Tightening energy coordination practices with the lead oil and gas producers; cooperating with them on measures designed to support energy prices, making sure that planned energy transition in the West does not come at the expense of fossil fuel producers. Building on the pragmatic relationship within the OPEC+ group with Saudi Arabia, the United Arab Emirates, Qatar, as well as Iran. Promoting nuclear energy cooperation.
Encouraging investment and technology cooperation with the region’s leading countries. Doubling down on the logistical corridor linking Russia’s Astrakhan to Iran’s Enzeli and on to India’s Mumbai. Expanding the use in bilateral trade of non-Western payment systems and instruments.
Supporting the expansion of non-Western economic institutions such as BRICS, to which the region’s countries, such as Turkey, Saudi Arabia, and Egypt, intend to accede; and the SCO, which Iran (along with Belarus) plans to join, as well as investing more political and intellectual input into both the BRICS and SCO as the leading economic and security platforms globally and in Greater Eurasia.

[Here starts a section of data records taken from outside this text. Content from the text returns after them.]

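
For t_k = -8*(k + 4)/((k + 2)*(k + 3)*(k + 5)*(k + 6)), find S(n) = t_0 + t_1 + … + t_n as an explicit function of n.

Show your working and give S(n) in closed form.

r(k) = (k + 2)*(k + 5)**2/((k + 4)**2*(k + 7)) after simplifying.
Take A(k)=k + 2, B(k)=k + 7, C(k)=k**2 + 8*k + 16.
Set up (k + 2)·f(k+1) − (k + 6)·f(k) − (k**2 + 8*k + 16) = 0.
deg f ≤ 4 (via 1,1,2).
Coefficient equations give f(k) = k*(k + 3)*(k + 4)*(k + 7)/20.
R(k) = B(k−1)·f(k)/C(k) = k*(k + 3)*(k + 6)*(k + 7)/(20*(k + 4)); s_k = R·t_k = 2*k*(-k - 7)/(5*(k**2 + 7*k + 10)).
s_(k+1) − s_k = 8*(-k - 4)/(k**4 + 16*k**3 + 91*k**2 + 216*k + 180) = t_k.
s_(n+1) = 2*(-n**2 - 9*n - 8)/(5*(n**2 + 9*n + 18)) and s_(0) = 0, so S(n) = 2*(-n**2 - 9*n - 8)/(5*(n**2 + 9*n + 18)).

S(n) = 2*(-n**2 - 9*n - 8)/(5*(n**2 + 9*n + 18))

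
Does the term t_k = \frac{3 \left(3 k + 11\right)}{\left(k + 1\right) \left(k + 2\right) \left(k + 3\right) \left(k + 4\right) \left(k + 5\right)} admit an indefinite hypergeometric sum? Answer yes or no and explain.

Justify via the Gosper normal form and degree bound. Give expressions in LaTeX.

The ratio is (k + 1)*(3*k + 14)/((k + 6)*(3*k + 11)).
Take A(k)=k + 1, B(k)=k + 6, C(k)=k + 11/3.
Solve (k + 1)·f(k+1) − (k + 5)·f(k) = k + 11/3.
d = 4 from the (1,1,1) case.
Match coefficients ⇒ f(k) = k*(k + 3)*(k**2 + 7*k + 14)/24.
R(k) = B(k−1)·f(k)/C(k) = k*(k + 3)*(k + 5)*(k**2 + 7*k + 14)/(8*(3*k + 11)); s_k = R·t_k = 3*k*(k**2 + 7*k + 14)/(8*(k**3 + 7*k**2 + 14*k + 8)).
Δs = 3*(3*k + 11)/(k**5 + 15*k**4 + 85*k**3 + 225*k**2 + 274*k + 120), as required.

Yes. s_k = \frac{3 k \left(k^{2} + 7 k + 14\right)}{8 \left(k^{3} + 7 k^{2} + 14 k + 8\right)}.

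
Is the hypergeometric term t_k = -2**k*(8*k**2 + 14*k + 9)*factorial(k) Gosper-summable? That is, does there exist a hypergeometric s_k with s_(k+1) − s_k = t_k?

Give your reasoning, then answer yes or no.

Compute t_(k+1)/t_k: get 2*(8*k**3 + 38*k**2 + 61*k + 31)/(8*k**2 + 14*k + 9).
Take A(k)=2*k + 2, B(k)=1, C(k)=k**2 + 7*k/4 + 9/8.
Key eq: (2*k + 2)·f(k+1) = (1)·f(k) + (k**2 + 7*k/4 + 9/8).
d = 1 from the (1,0,2) case.
Match coefficients ⇒ f(k) = (4*k + 1)/8.
R(k) = B(k−1)·f(k)/C(k) = (4*k + 1)/(8*k**2 + 14*k + 9); s_k = R·t_k = -2**k*(4*k + 1)*factorial(k).
Δs = -2**k*(8*k**2 + 14*k + 9)*factorial(k), as required.

Yes. s_k = -2**k*(4*k + 1)*factorial(k).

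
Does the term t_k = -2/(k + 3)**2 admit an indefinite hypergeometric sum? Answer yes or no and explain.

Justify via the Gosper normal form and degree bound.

The ratio is (k + 3)**2/(k + 4)**2.
Factor: A=k**2 + 6*k + 9; B=k**2 + 8*k + 16; C=1.
Key eq: (k**2 + 6*k + 9)·f(k+1) = (k**2 + 6*k + 9)·f(k) + (1).
Bound: deg f ≤ 0.
Put f(k) = c0: A·f(k+1) − B(k−1)·f(k) − C = -1; need -1 = 0 — inconsistent ⇒ no f, not summable.

No; the coefficient equations for f are inconsistent.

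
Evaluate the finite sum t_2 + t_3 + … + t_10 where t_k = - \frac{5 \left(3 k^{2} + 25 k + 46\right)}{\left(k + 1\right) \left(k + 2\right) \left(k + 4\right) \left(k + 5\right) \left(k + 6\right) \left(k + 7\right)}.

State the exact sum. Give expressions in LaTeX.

Σ = -9/272

The ratio is (k + 1)*(k + 4)*(25*k + 3*(k + 1)**2 + 71)/((k + 3)*(k + 8)*(3*k**2 + 25*k + 46)).
Normal form (A,B,C) = (k + 1, k + 8, k**3 + 34*k**2/3 + 121*k/3 + 46).
Key eq: (k + 1)·f(k+1) = (k + 7)·f(k) + (k**3 + 34*k**2/3 + 121*k/3 + 46).
deg f ≤ 6 (via 1,1,3).
Solving with deg f ≤ 6: f(k) = k*(k + 2)*(k + 3)*(k + 5)*(k**2 + 11*k + 34)/72.
R(k) = B(k−1)·f(k)/C(k) = k*(k + 2)*(k + 5)*(k + 7)*(k**2 + 11*k + 34)/(24*(3*k**2 + 25*k + 46)); s_k = R·t_k = 5*k*(-k**2 - 11*k - 34)/(24*(k**3 + 11*k**2 + 34*k + 24)).
Δs = 5*(-3*k**2 - 25*k - 46)/(k**6 + 25*k**5 + 247*k**4 + 1219*k**3 + 3112*k**2 + 3796*k + 1680), as required.
Σ_(k=2)^(10) t_k = s_(11) − s_(2) = -253/1224 − (-25/144) = -9/272.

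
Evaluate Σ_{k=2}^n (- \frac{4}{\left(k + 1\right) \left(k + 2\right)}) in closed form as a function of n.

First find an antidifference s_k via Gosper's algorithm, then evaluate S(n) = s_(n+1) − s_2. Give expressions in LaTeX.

S(n) = \frac{4 \left(1 - n\right)}{3 \left(n + 2\right)}

Ratio r(k) = (k + 1)/(k + 3).
So A=k + 1 and B=k + 3, with C=1.
Key eq: (k + 1)·f(k+1) = (k + 2)·f(k) + (1).
Bound: deg f ≤ 1.
A polynomial solution: f(k) = k.
Then R = B(k−1)f/C = k*(k + 2), so s_k = R(k)·t_k = -4*k/(k + 1).
s_(k+1) − s_k = -4/(k**2 + 3*k + 2) = t_k.
s_(n+1) = 4*(-n - 1)/(n + 2) and s_(2) = -8/3, so S(n) = 4*(1 - n)/(3*(n + 2)).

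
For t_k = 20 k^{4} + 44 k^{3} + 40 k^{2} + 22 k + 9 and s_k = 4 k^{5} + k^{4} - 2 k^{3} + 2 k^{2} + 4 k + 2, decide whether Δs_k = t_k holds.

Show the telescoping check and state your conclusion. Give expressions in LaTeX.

s_(k+1) = 4*k**5 + 21*k**4 + 42*k**3 + 42*k**2 + 26*k + 11
s_(k+1) − s_k = 20*k**4 + 44*k**3 + 40*k**2 + 22*k + 9
(s_(k+1) − s_k) − t_k = 0

Valid: the claim telescopes to t_k.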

While the updated strategy does not completely shun interaction with Western countries – e.g., on the Syrian conflict or on the Iranian nuclear program, it needs to view the West, primarily the United States and the European Union, as opponents seeking to completely isolate Russia. As such, the West’s policies will aim at defeating Russia’s regional strategy. Cooperation with the West in these circumstances has to be limited to the few issues that serve Russian interests and are in line with the values supported by the Russian people.
Given that – with the exception of Iran and Syria – all other MENA countries maintain active and close relations with Washington and depend on the US for political support, financial or military assistance, technology or access to the American market, Russia’s strategy needs to be resourceful in dealing with the obstacles and limitations imposed by those dependencies, while offering tangible benefits to Moscow’s regional partners.
At the same time, Russia will need to engage its major strategic partners, China and India, with a view to coordinating their policies on the Middle East, to the extent that it’s both feasible and advisable.